Zaterdag 27 mei 2000. Er rijdt een goederentrein van Freeport in de Amerikaanse staat Texas naar Livonia in buurstaat Louisiana. Aan boord van het 113 wagons tellende gevaarte bevinden zich minstens twaalf verschillende giftige en brandbare chemicaliën, waaronder acrylzuur, dichloropropaan en methyleenchloride. De trein van de firma Union Pacific rolt rustig richting bestemming, maar vlakbij het stadje Eunice in het zuidwesten van Louisiana gaat het mis. Om nog onduidelijke redenen ontsporen negenentwintig tankwagons. Er volgen enkele enorme explosies die tot op vijf kilometer afstand voelbaar zijn. Vervolgens ontstaat er een vuurzee, waaruit giftige rookwolken tot zeventig meter hoog opstijgen. Binnen een straal van vier kilometer daalt vervuilde as neer. De Amerikaanse autoriteiten evacueren aanvankelijk een paar honderd bewoners van Eunice, maar later op de dag wordt de gevarenzone plotseling uitgebreid: 3500 personen krijgen bevel hun huizen te verlaten. Maar het wordt nóg erger. Twee wagons komen in het Lake Eunice terecht, zodat de chemicaliën direct in de drinkwatervoorziening dreigen door te lekken. De vlammenzee beschadigt bovendien de glasvezel telefoonkabels langs het spoor, waardoor de communicatie tussen een aantal hulpverlenende instanties ter plekke ernstig verstoord wordt. En tot overmaat van ramp blijken bluswerkzaamheden uit veiligheidsoverwegingen(!) onmogelijk, omdat sommige wagons geladen zijn met chemicaliën die zeer agressief op schuim reageren, terwijl andere weer stoffen bevatten die absoluut geen water verdragen. De trein zal nog dagenlang blijven branden.

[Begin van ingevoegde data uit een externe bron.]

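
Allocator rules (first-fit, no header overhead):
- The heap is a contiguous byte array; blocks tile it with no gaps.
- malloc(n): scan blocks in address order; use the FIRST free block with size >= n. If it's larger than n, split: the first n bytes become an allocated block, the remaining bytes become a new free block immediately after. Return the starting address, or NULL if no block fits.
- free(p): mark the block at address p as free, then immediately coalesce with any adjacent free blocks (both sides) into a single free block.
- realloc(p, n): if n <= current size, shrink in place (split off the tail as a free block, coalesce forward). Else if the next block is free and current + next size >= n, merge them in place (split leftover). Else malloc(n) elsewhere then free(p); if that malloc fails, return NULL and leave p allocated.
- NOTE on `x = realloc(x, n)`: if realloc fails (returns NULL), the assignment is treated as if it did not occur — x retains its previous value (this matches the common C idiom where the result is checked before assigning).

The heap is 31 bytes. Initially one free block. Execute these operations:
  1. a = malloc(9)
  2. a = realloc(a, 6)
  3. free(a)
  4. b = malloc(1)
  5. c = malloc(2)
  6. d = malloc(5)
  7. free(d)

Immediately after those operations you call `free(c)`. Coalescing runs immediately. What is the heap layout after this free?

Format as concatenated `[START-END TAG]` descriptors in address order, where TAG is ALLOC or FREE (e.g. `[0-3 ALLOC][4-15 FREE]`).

Op 1: a = malloc(9) -> a = 0; heap: [0-8 ALLOC][9-30 FREE]
Op 2: a = realloc(a, 6) -> a = 0; heap: [0-5 ALLOC][6-30 FREE]
Op 3: free(a) -> (freed a); heap: [0-30 FREE]
Op 4: b = malloc(1) -> b = 0; heap: [0-0 ALLOC][1-30 FREE]
Op 5: c = malloc(2) -> c = 1; heap: [0-0 ALLOC][1-2 ALLOC][3-30 FREE]
Op 6: d = malloc(5) -> d = 3; heap: [0-0 ALLOC][1-2 ALLOC][3-7 ALLOC][8-30 FREE]
Op 7: free(d) -> (freed d); heap: [0-0 ALLOC][1-2 ALLOC][3-30 FREE]
free(c): c = 1 -> block [1-2 ALLOC]; mark free, coalesce with adjacent free neighbors -> [0-0 ALLOC][1-30 FREE]

Answer: [0-0 ALLOC][1-30 FREE]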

Nederland heeft ook een trein vol gevaren: de chloortrein. Elke week dendert hij ’s nachts van de Akzo-chloorfabrieken in Delfzijl en Hengelo naar de Botlek bij Rotterdam. In tegenstelling tot de trein in de VS, die door een zeer dun bevolkt gebied rijdt, rolt de chloortrein dwars door onder meer Groningen, Zwolle, Amersfoort en de Bijlmer. En ook met de chloortrein ging er geregeld wat mis…

Alsof dat nog niet verontrustend genoeg is: eind vorige maand maakte de Rijksverkeersinspectie bekend dat het aantal overtredingen van de regels voor vervoer van gevaarlijke stoffen tussen 1998 en 1999 ruim verdrievoudigde. Tien procent van de spoorvervoerders houdt zich niet aan de voorschriften. Voor de binnenvaart is dat zelfs dertig procent.

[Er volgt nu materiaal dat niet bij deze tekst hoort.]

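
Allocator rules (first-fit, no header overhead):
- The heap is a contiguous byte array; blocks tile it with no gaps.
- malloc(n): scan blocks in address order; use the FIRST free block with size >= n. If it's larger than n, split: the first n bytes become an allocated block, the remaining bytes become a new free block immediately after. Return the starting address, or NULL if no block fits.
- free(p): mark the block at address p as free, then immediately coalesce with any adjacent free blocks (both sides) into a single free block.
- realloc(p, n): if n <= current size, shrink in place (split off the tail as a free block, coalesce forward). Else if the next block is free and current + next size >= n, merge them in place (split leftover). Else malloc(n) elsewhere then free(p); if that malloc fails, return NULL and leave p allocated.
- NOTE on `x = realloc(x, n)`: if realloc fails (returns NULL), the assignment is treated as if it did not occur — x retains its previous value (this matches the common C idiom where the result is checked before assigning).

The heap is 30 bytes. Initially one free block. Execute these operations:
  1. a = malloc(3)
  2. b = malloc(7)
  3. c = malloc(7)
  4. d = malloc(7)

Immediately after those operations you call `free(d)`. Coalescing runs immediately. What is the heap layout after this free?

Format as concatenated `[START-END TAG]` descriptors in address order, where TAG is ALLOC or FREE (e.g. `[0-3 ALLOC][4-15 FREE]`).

Answer: [0-2 ALLOC][3-9 ALLOC][10-16 ALLOC][17-29 FREE]

Derivation:
Op 1: a = malloc(3) -> a = 0; heap: [0-2 ALLOC][3-29 FREE]
Op 2: b = malloc(7) -> b = 3; heap: [0-2 ALLOC][3-9 ALLOC][10-29 FREE]
Op 3: c = malloc(7) -> c = 10; heap: [0-2 ALLOC][3-9 ALLOC][10-16 ALLOC][17-29 FREE]
Op 4: d = malloc(7) -> d = 17; heap: [0-2 ALLOC][3-9 ALLOC][10-16 ALLOC][17-23 ALLOC][24-29 FREE]
free(d): d = 17 -> block [17-23 ALLOC]; mark free, coalesce with adjacent free neighbors -> [0-2 ALLOC][3-9 ALLOC][10-16 ALLOC][17-29 FREE]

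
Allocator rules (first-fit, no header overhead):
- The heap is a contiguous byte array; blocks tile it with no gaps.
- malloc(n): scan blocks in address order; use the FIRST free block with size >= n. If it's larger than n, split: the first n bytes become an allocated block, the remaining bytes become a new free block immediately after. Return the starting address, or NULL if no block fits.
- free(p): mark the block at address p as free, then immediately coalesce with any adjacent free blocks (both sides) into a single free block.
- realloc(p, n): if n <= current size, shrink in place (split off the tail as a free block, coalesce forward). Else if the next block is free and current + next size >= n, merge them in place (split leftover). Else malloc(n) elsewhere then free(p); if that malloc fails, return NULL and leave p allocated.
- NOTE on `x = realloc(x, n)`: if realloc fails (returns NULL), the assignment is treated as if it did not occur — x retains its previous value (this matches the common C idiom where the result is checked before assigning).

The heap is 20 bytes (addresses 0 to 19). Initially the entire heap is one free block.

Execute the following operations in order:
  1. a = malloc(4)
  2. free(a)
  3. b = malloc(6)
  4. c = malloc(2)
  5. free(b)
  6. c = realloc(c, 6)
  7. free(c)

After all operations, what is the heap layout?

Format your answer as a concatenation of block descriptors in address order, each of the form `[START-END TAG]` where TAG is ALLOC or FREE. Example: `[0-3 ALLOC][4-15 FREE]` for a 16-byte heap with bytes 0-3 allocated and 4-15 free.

Answer: [0-19 FREE]

Derivation:
Op 1: a = malloc(4) -> a = 0; heap: [0-3 ALLOC][4-19 FREE]
Op 2: free(a) -> (freed a); heap: [0-19 FREE]
Op 3: b = malloc(6) -> b = 0; heap: [0-5 ALLOC][6-19 FREE]
Op 4: c = malloc(2) -> c = 6; heap: [0-5 ALLOC][6-7 ALLOC][8-19 FREE]
Op 5: free(b) -> (freed b); heap: [0-5 FREE][6-7 ALLOC][8-19 FREE]
Op 6: c = realloc(c, 6) -> c = 6; heap: [0-5 FREE][6-11 ALLOC][12-19 FREE]
Op 7: free(c) -> (freed c); heap: [0-19 FREE]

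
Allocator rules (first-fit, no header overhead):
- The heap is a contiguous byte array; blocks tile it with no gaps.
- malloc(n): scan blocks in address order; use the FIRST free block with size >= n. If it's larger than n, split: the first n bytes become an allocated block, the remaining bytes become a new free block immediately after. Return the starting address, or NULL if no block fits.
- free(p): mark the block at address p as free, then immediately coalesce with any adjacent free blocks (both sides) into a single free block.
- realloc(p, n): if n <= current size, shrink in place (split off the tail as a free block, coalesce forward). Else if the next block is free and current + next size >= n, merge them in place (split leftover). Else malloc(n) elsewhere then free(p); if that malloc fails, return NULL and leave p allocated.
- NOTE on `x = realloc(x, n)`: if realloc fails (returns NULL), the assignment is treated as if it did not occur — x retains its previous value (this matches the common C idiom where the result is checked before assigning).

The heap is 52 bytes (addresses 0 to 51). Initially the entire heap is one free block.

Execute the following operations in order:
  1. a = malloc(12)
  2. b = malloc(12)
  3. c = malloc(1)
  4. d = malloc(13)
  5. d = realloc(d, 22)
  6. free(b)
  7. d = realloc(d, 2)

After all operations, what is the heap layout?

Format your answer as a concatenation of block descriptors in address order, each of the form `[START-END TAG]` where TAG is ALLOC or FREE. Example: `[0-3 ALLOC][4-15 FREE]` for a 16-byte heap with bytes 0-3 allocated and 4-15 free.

Answer: [0-11 ALLOC][12-23 FREE][24-24 ALLOC][25-26 ALLOC][27-51 FREE]

Derivation:
Op 1: a = malloc(12) -> a = 0; heap: [0-11 ALLOC][12-51 FREE]
Op 2: b = malloc(12) -> b = 12; heap: [0-11 ALLOC][12-23 ALLOC][24-51 FREE]
Op 3: c = malloc(1) -> c = 24; heap: [0-11 ALLOC][12-23 ALLOC][24-24 ALLOC][25-51 FREE]
Op 4: d = malloc(13) -> d = 25; heap: [0-11 ALLOC][12-23 ALLOC][24-24 ALLOC][25-37 ALLOC][38-51 FREE]
Op 5: d = realloc(d, 22) -> d = 25; heap: [0-11 ALLOC][12-23 ALLOC][24-24 ALLOC][25-46 ALLOC][47-51 FREE]
Op 6: free(b) -> (freed b); heap: [0-11 ALLOC][12-23 FREE][24-24 ALLOC][25-46 ALLOC][47-51 FREE]
Op 7: d = realloc(d, 2) -> d = 25; heap: [0-11 ALLOC][12-23 FREE][24-24 ALLOC][25-26 ALLOC][27-51 FREE]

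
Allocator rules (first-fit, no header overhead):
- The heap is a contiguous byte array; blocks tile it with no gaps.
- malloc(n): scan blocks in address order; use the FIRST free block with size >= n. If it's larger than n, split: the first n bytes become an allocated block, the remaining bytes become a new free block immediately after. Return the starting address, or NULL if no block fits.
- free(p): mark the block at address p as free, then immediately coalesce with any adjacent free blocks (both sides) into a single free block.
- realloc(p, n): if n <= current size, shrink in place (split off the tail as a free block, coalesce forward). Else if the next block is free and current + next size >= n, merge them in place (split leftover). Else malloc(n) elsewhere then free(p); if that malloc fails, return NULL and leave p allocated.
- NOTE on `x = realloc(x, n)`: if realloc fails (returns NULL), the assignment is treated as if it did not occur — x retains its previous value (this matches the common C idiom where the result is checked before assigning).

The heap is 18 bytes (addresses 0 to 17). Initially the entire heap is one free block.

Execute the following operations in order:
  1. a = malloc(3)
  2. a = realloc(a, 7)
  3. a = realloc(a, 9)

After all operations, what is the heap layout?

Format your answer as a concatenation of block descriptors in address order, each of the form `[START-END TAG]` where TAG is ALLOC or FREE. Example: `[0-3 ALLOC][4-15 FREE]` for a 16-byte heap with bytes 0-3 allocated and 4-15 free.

Answer: [0-8 ALLOC][9-17 FREE]

Derivation:
Op 1: a = malloc(3) -> a = 0; heap: [0-2 ALLOC][3-17 FREE]
Op 2: a = realloc(a, 7) -> a = 0; heap: [0-6 ALLOC][7-17 FREE]
Op 3: a = realloc(a, 9) -> a = 0; heap: [0-8 ALLOC][9-17 FREE]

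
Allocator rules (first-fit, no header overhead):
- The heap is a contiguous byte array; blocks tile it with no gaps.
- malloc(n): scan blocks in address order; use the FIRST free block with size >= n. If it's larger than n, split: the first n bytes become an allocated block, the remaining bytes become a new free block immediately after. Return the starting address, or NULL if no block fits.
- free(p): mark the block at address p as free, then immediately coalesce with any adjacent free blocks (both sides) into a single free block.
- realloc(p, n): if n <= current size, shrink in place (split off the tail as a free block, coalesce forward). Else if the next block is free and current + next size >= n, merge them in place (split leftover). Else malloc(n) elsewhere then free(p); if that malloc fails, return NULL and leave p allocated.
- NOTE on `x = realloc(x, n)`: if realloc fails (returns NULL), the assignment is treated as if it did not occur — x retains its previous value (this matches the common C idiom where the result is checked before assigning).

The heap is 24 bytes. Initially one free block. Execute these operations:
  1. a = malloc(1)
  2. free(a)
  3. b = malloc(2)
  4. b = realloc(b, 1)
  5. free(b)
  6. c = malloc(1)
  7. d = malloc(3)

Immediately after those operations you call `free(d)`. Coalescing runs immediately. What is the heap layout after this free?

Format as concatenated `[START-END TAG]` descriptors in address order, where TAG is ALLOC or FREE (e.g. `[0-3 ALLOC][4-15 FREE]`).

Answer: [0-0 ALLOC][1-23 FREE]

Derivation:
Op 1: a = malloc(1) -> a = 0; heap: [0-0 ALLOC][1-23 FREE]
Op 2: free(a) -> (freed a); heap: [0-23 FREE]
Op 3: b = malloc(2) -> b = 0; heap: [0-1 ALLOC][2-23 FREE]
Op 4: b = realloc(b, 1) -> b = 0; heap: [0-0 ALLOC][1-23 FREE]
Op 5: free(b) -> (freed b); heap: [0-23 FREE]
Op 6: c = malloc(1) -> c = 0; heap: [0-0 ALLOC][1-23 FREE]
Op 7: d = malloc(3) -> d = 1; heap: [0-0 ALLOC][1-3 ALLOC][4-23 FREE]
free(d): d = 1 -> block [1-3 ALLOC]; mark free, coalesce with adjacent free neighbors -> [0-0 ALLOC][1-23 FREE]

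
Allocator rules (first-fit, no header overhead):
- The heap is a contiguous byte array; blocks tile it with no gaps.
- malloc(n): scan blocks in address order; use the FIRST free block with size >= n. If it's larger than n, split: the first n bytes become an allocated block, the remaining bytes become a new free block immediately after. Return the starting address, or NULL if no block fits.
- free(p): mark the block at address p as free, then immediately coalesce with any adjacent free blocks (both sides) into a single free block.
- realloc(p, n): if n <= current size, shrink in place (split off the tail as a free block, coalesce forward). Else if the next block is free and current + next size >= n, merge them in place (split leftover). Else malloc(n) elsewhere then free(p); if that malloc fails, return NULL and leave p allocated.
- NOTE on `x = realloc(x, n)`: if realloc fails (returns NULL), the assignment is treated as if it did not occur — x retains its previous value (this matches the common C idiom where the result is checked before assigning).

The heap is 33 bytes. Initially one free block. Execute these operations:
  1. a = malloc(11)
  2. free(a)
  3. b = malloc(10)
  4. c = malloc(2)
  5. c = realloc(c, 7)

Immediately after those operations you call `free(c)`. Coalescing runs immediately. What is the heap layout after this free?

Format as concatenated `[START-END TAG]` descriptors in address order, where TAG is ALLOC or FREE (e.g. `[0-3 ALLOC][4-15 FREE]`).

Op 1: a = malloc(11) -> a = 0; heap: [0-10 ALLOC][11-32 FREE]
Op 2: free(a) -> (freed a); heap: [0-32 FREE]
Op 3: b = malloc(10) -> b = 0; heap: [0-9 ALLOC][10-32 FREE]
Op 4: c = malloc(2) -> c = 10; heap: [0-9 ALLOC][10-11 ALLOC][12-32 FREE]
Op 5: c = realloc(c, 7) -> c = 10; heap: [0-9 ALLOC][10-16 ALLOC][17-32 FREE]
free(c): c = 10 -> block [10-16 ALLOC]; mark free, coalesce with adjacent free neighbors -> [0-9 ALLOC][10-32 FREE]

Answer: [0-9 ALLOC][10-32 FREE]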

‘Het is op zich natuurlijk al heel vreemd, dat je achteraf nog eens moet gaan onderzoeken wat er eigenlijk voor spul in die loodsen lag’

Na de ramp in Enschede ontstond er een collectieve ongerustheid onder de Nederlandse bevolking: Kan zo’n catastrofe ook elders gebeuren? Zijn de overige vuurwerkopslagplaatsen wél veilig? En hoe zit het precies met al die andere explosieve, brandgevaarlijke en giftige stoffen die her en der gemaakt, opgeslagen en vervoerd worden? De zorg werd nog groter, toen bleek dat de overheden het allemaal in feite ook niet wisten. De gebrekkige controle op het terrein van S.E. Fireworks, het ondoorzichtige gedoe rondom de vergunningen en de onwetendheid van de omwonenden tonen dat de gemeente Enschede het vuurwerkbedrijf jarenlang maar wat aan heeft laten klooien. Liefst vier onderzoeken moeten achterhalen hoe de ramp eigenlijk heeft kunnen gebeuren. ‘Het is op zich natuurlijk al heel vreemd, dat je achteraf nog eens moet gaan onderzoeken wat er eigenlijk voor spul in die loodsen lag,’ zegt SP-Kamerlid Agnes Kant. ‘Onbegrijpelijk. Zoiets hoor je gewoon te weten! En dan het gemak waarmee in Enschede telkens die vergunning uitgebreid werd… zonder dat de omwonenden het wisten! Dat kán toch helemaal niet!’ Jan Marijnissen pleitte onlangs voor veiligheidssterren die op de gevel en op het dak van risicovolle bedrijven bevestigd moeten worden. ‘Omwonenden hebben het recht om te weten wie hun buren zijn. Sterren in neonletters op dak en gevel van de bedrijven moeten aangeven hoe gevaarlijk ze zijn. En dan ben ik benieuwd hoe lang ze dan nog in woonwijken staan,’ aldus de SP-fractievoorzitter.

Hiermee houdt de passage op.